Thread overview
Phobos should provide unit testing faciilities
Sep 12, 2022
Quirin Schroll
Sep 12, 2022
Quirin Schroll
September 12, 2022

In Taming Immutable Data Types in D with librebindable by Mathis Beer, in the Q&A, it was pointed out that it’s quite common to forget testing template code against types that do exotic (yet valid) things, e.g. @disable this(), define/@disable the copy constructor, contain qualified members, be immutable, etc.

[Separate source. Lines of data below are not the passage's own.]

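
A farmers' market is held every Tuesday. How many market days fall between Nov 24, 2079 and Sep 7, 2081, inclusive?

93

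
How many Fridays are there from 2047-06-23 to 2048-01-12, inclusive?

29

2047-06-23 is a Sunday.
That's 204 days from start to end, counting both.
204 = 7 × 29 + 1, so there are 29 full weeks plus 1 extra day.
Each full week contributes one Friday: 29 so far.
The 1 extra day is Sunday — none qualify.
Total: 29 + 0 = 29.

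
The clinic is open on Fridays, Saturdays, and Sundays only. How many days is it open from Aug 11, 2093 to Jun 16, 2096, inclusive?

Aug 11, 2093 is a Tuesday.
The range spans 1041 days (inclusive of both endpoints).
1041 = 7 × 148 + 5, so there are 148 full weeks plus 5 extra days.
Each full week contributes 3 days from the set (Fri, Sat, Sun): 148 × 3 = 444.
The 5 extra days are Tue, Wed, Thu, Fri, Sat — 2 of them qualify.
Total: 444 + 2 = 446.

446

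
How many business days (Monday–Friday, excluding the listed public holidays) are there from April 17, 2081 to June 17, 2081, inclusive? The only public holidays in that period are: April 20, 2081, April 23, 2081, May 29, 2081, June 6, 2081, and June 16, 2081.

April 17, 2081 is a Thursday.
That's 62 days from start to end, counting both.
62 = 7 × 8 + 6, so there are 8 full weeks plus 6 extra days.
Each full week contributes 5 weekdays (Mon–Fri): 8 × 5 = 40.
The 6 extra days are Thursday, Friday, Saturday, Sunday, Monday, Tuesday — 4 of them qualify.
Total: 40 + 4 = 44.
Holidays: April 20, 2081 (Sun); April 23, 2081 (Wed); May 29, 2081 (Thu); June 6, 2081 (Fri); June 16, 2081 (Mon).
4 of the 5 holidays fall on weekdays; the rest are weekends and were already excluded.
Business days: 44 − 4 = 40.

40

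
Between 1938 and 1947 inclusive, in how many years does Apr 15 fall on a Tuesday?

Day of week of April 15 in each year:
1938: Fri, 1939: Sat, 1940: Mon, 1941: Tue ✓, 1942: Wed, 1943: Thu, 1944: Sat, 1945: Sun, 1946: Mon, 1947: Tue ✓
Tuesdays: 1941, 1947.

2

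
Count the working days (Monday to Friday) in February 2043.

20

2043-02-01 is a Sunday.
That's 28 days from start to end, counting both.
28 = 7 × 4, so the span is exactly 4 full weeks.
Each full week contributes 5 weekdays (Mon–Fri): 4 × 5 = 20.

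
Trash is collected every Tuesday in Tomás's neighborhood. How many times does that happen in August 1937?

5

1937-08-01 is a Sunday.
The range spans 31 days (inclusive of both endpoints).
31 = 7 × 4 + 3, so there are 4 full weeks plus 3 extra days.
Each full week contributes one Tuesday: 4 so far.
The 3 extra days are Sun, Mon, Tue — 1 of them qualifies.
Total: 4 + 1 = 5.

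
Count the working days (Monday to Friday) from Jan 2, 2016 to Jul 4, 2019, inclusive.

Jan 2, 2016 is a Saturday.
From Jan 2, 2016 to Jul 4, 2019 is 1280 days inclusive.
1280 = 7 × 182 + 6, so there are 182 full weeks plus 6 extra days.
Each full week contributes 5 weekdays (Mon–Fri): 182 × 5 = 910.
The 6 extra days are Sat, Sun, Mon, Tue, Wed, Thu — 4 of them qualify.
Total: 910 + 4 = 914.

914 weekdays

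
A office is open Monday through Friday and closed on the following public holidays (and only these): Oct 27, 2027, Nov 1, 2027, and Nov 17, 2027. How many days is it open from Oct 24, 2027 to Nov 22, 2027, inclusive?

18 business days

Oct 24, 2027 is a Sunday.
From Oct 24, 2027 to Nov 22, 2027 is 30 days inclusive.
30 = 7 × 4 + 2, so there are 4 full weeks plus 2 extra days.
Each full week contributes 5 weekdays (Mon–Fri): 4 × 5 = 20.
The 2 extra days are Sun, Mon — 1 of them qualifies.
Total: 20 + 1 = 21.
Holidays: Oct 27, 2027 (Wed); Nov 1, 2027 (Mon); Nov 17, 2027 (Wed).
All 3 holidays fall on weekdays, so subtract 3.
Business days: 21 − 3 = 18.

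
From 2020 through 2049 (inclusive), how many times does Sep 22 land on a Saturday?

4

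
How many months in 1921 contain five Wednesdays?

4

A month has five Wednesdays exactly when Wednesday falls within its first (length − 28) days.
Jan: 31 days, starts Sat → 5 of Sat, Sun, Mon
Feb: 28 days, starts Tue → 5 of (none)
Mar: 31 days, starts Tue → 5 of Tue, Wed, Thu ✓
Apr: 30 days, starts Fri → 5 of Fri, Sat
May: 31 days, starts Sun → 5 of Sun, Mon, Tue
Jun: 30 days, starts Wed → 5 of Wed, Thu ✓
Jul: 31 days, starts Fri → 5 of Fri, Sat, Sun
Aug: 31 days, starts Mon → 5 of Mon, Tue, Wed ✓
Sep: 30 days, starts Thu → 5 of Thu, Fri
Oct: 31 days, starts Sat → 5 of Sat, Sun, Mon
Nov: 30 days, starts Tue → 5 of Tue, Wed ✓
Dec: 31 days, starts Thu → 5 of Thu, Fri, Sat
Months with five Wednesdays: Mar, Jun, Aug, Nov.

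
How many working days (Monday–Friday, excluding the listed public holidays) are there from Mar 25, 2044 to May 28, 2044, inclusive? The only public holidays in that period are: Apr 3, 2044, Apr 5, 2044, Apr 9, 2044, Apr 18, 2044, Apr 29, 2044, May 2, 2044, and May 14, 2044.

42

Mar 25, 2044 is a Friday.
That's 65 days from start to end, counting both.
65 = 7 × 9 + 2, so there are 9 full weeks plus 2 extra days.
Each full week contributes 5 weekdays (Mon–Fri): 9 × 5 = 45.
The 2 extra days are Friday, Saturday — 1 of them qualifies.
Total: 45 + 1 = 46.
Holidays: Apr 3, 2044 (Sun); Apr 5, 2044 (Tue); Apr 9, 2044 (Sat); Apr 18, 2044 (Mon); Apr 29, 2044 (Fri); May 2, 2044 (Mon); May 14, 2044 (Sat).
4 of the 7 holidays fall on weekdays; the rest are weekends and were already excluded.
Business days: 46 − 4 = 42.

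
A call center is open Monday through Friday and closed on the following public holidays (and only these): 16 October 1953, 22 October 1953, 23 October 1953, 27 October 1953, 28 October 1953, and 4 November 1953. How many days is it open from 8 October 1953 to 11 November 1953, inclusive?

8 October 1953 is a Thursday.
That's 35 days from start to end, counting both.
35 = 7 × 5, so the span is exactly 5 full weeks.
Each full week contributes 5 weekdays (Mon–Fri): 5 × 5 = 25.
Holidays: 16 October 1953 (Fri); 22 October 1953 (Thu); 23 October 1953 (Fri); 27 October 1953 (Tue); 28 October 1953 (Wed); 4 November 1953 (Wed).
All 6 holidays fall on weekdays, so subtract 6.
Business days: 25 − 6 = 19.

19 business days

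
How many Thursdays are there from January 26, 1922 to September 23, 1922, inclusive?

January 26, 1922 is a Thursday.
The range spans 241 days (inclusive of both endpoints).
241 = 7 × 34 + 3, so there are 34 full weeks plus 3 extra days.
Each full week contributes one Thursday: 34 so far.
The 3 extra days are Thu, Fri, Sat — 1 of them qualifies.
Total: 34 + 1 = 35.

35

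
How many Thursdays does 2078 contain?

52

January 1, 2078 is a Saturday.
That's 365 days from start to end, counting both.
365 = 7 × 52 + 1, so there are 52 full weeks plus 1 extra day.
Each full week contributes one Thursday: 52 so far.
The 1 extra day is Saturday — none qualify.
Total: 52 + 0 = 52.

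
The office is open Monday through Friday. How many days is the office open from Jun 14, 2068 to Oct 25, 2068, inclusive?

Jun 14, 2068 is a Thursday.
From Jun 14, 2068 to Oct 25, 2068 is 134 days inclusive.
134 = 7 × 19 + 1, so there are 19 full weeks plus 1 extra day.
Each full week contributes 5 weekdays (Mon–Fri): 19 × 5 = 95.
The 1 extra day is Thursday — 1 of them qualifies.
Total: 95 + 1 = 96.

96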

One way to mitigate this would be a Phobos module (name it std.testing or something) that – possibly among other things – defines aptly named types that are irregular for the sole purpose of being used as examples, together with various AliasSeqs that group types that belong together somehow. Then, one could do:

unittest
{
    import std.testing;
    static foreach (T; IrregularStructs)
    {
        T obj; // can default construct? T = NoDefaultCtor fails.
        auto obj2 = obj; // can copy? T = NoCopyCtor fails.
        // etc.?
    }
}

Anyone can find some irregular types and test against them, but looking into every corner requires extensive knowledge about the language’s niches.

September 12, 2022

On 9/12/22 7:28 AM, Quirin Schroll wrote:

>

In Taming Immutable Data Types in D with librebindable by Mathis Beer, in the Q&A, it was pointed out that it’s quite common to forget testing template code against types that do exotic (yet valid) things, e.g. @disable this(), define/@disable the copy constructor, contain qualified members, be immutable, etc.

One way to mitigate this would be a Phobos module (name it std.testing or something) that – possibly among other things – defines aptly named types that are irregular for the sole purpose of being used as examples, together with various AliasSeqs that group types that belong together somehow. Then, one could do:

unittest
{
     import std.testing;
     static foreach (T; IrregularStructs)
     {
         T obj; // can default construct? T = NoDefaultCtor fails.
         auto obj2 = obj; // can copy? T = NoCopyCtor fails.
         // etc.?
     }
}

Anyone can find some irregular types and test against them, but looking into every corner requires extensive knowledge about the language’s niches.

Great idea! Many things come to mind here.

Like a forward-range-accepting functions should be tested to make sure it's properly using .save when copying, one could probably construct a range that doesn't work without using that method.

-Steve

September 12, 2022

On Monday, 12 September 2022 at 14:04:40 UTC, Steven Schveighoffer wrote:

>

Like a forward-range-accepting functions should be tested to make sure it's properly using .save when copying, one could probably construct a range that doesn't work without using that method.

You got me. I never used .save and were I to write a range-consuming function, I’d forget about it, but the AllKindsOfRanges sequence wouldn’t. The community as a whole will probably not miss much and with time fill in all the gaps.